On 9/26/2021 7:41 AM, Thomas Gleixner wrote:
On Mon, Sep 13 2021 at 13:01, Sohil Mehta wrote:
Add a new system call to allow applications to block in the kernel and
wait for user interrupts.
<The current implementation doesn't support waking up from other
blocking system calls like sleep(), read(), epoll(), etc.
uintr_wait() is a placeholder syscall while we decide on that
behaviour.>
Which behaviour? You cannot integrate this into [clock_]nanosleep() by
any means or wakeup something which is blocked in read(somefd) via
SENDUIPI.
That is the (wishful) desire.
The idea is to have a behavior similar to signals for all or a subset of
system calls. i.e. return an EINTR by interrupting the blocked syscall
and possibly have a SA_RESTART type of mechanism.
Can we use the existing signal infrastructure to generate a temporary
in-kernel signal upon detection of an pending user interrupt? The
temporary signal doesn't need to be delivered to application but it
would just be a mechanism to interrupt the blocked syscall.
I don't know anything about the signaling subsystem nor have I tried
prototyping this. So, all this might be completely baseless.
What you can do is implement read() and poll() support for the
uintrfd. Anything else is just not going to fly.
Adding support for read/poll is pretty much a straight forward variant
of a correctly implemented wait()/wakeup() mechanism.
I tried doing this but I ran into a couple of issues.

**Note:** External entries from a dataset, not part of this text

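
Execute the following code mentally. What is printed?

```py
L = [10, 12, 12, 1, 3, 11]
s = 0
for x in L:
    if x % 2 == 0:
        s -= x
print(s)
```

-34

x=10: even, s = 0-10 = -10
x=12: even, s = (-10)-12 = -22
x=12: even, s = (-22)-12 = -34
x=1: not even
x=3: not even
x=11: not even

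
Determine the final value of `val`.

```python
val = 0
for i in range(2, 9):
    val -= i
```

i=2: val = 0-2 = -2
i=3: val = (-2)-3 = -5
i=4: val = (-5)-4 = -9
i=5: val = (-9)-5 = -14
i=6: val = (-14)-6 = -20
i=7: val = (-20)-7 = -27
i=8: val = (-27)-8 = -35

-35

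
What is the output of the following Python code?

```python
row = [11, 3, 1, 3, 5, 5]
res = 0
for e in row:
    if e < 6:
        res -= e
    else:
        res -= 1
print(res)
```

-18

e=11: not <6, res = 0-1 = -1
e=3: <6, res = (-1)-3 = -4
e=1: <6, res = (-4)-1 = -5
e=3: <6, res = (-5)-3 = -8
e=5: <6, res = (-8)-5 = -13
e=5: <6, res = (-13)-5 = -18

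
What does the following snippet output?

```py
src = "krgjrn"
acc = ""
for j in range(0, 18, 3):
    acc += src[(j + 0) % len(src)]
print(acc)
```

j=0: add src[0]='k' → 'k'
j=3: add src[3]='j' → 'kj'
j=6: add src[0]='k' → 'kjk'
j=9: add src[3]='j' → 'kjkj'
j=12: add src[0]='k' → 'kjkjk'
j=15: add src[3]='j' → 'kjkjkj'

kjkjkj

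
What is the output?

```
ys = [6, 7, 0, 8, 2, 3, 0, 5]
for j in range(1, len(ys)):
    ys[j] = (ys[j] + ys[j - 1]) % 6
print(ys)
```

[6, 1, 1, 3, 5, 2, 2, 1]

j=1: ys[1] = (7+6)%6 = 1 → [6, 1, 0, 8, 2, 3, 0, 5]
j=2: ys[2] = (0+1)%6 = 1 → [6, 1, 1, 8, 2, 3, 0, 5]
j=3: ys[3] = (8+1)%6 = 3 → [6, 1, 1, 3, 2, 3, 0, 5]
j=4: ys[4] = (2+3)%6 = 5 → [6, 1, 1, 3, 5, 3, 0, 5]
j=5: ys[5] = (3+5)%6 = 2 → [6, 1, 1, 3, 5, 2, 0, 5]
j=6: ys[6] = (0+2)%6 = 2 → [6, 1, 1, 3, 5, 2, 2, 5]
j=7: ys[7] = (5+2)%6 = 1 → [6, 1, 1, 3, 5, 2, 2, 1]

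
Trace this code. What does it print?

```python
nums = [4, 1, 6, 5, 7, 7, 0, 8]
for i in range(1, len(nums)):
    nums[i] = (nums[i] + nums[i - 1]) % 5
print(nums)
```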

1) uintrfd is mapped to a single vector (out of 64). But there is no
easy hardware mechanism to wait for specific vectors. Waiting for one
vector might mean waiting for all.
2) The scope of uintrfd is process wide. Also, it would be shared with
senders. But the wait/wake mechanism is specific to the task that
created the fd and has a UPID allocated.
As you mentioned below, relaying the pending interrupt information of
another task would be very tricky.
While poll()/read() support might be useful and poll() also provides a
timeout, having an explicit (timed) wait mechanism might be interesting.
I prototyped uintr_wait() with the same intention to have an explicit
timed yield mechanism. There is very little ambiguity about who is
waiting for what and how we would deliver the interrupts.
But that brings me to an interesting question. There are two cases:
1) The task installed a user space interrupt handler. Now it
want's to play nice and yield the CPU while waiting.
So it needs to reinstall the UINV vector on return to user and
update UIRR, but that'd be covered by the existing mechanism. Fine.
2) Task has no user space interrupt handler installed and just want's
to use that wait mechanism.
What is consuming the pending bit(s)?
If that's not a valid use case, then the wait has to check for that
and reject the syscall with EINVAL.
Yeah. I feel this is not a valid use case. But I am no application
developer. I will try to seek more opinions here.
If it is valid, then how are the pending bits consumed and relayed to
user space?
This is very tricky. Because a task that owns the UPID might be
consuming interrupts while the kernel tries to relay the pending
interrupt information to another task.
The same questions arise when you think about implementing poll/read
support simply because the regular poll/read semantics are:
poll waits for the event and read consumes the event
which would be similar to #2 above, but with an installed user space
interrupt handler the return from the poll system call would consume the
event immediately (assumed that UIF is set).
Yup. There is no read data associated with uintrfd. This might be
confusing for the application.
Overall, I feel signal handler semantics fit better with User interrupts
handlers. But as you mentioned there might be no easy way to achieve that.
Thanks again for providing your input on this.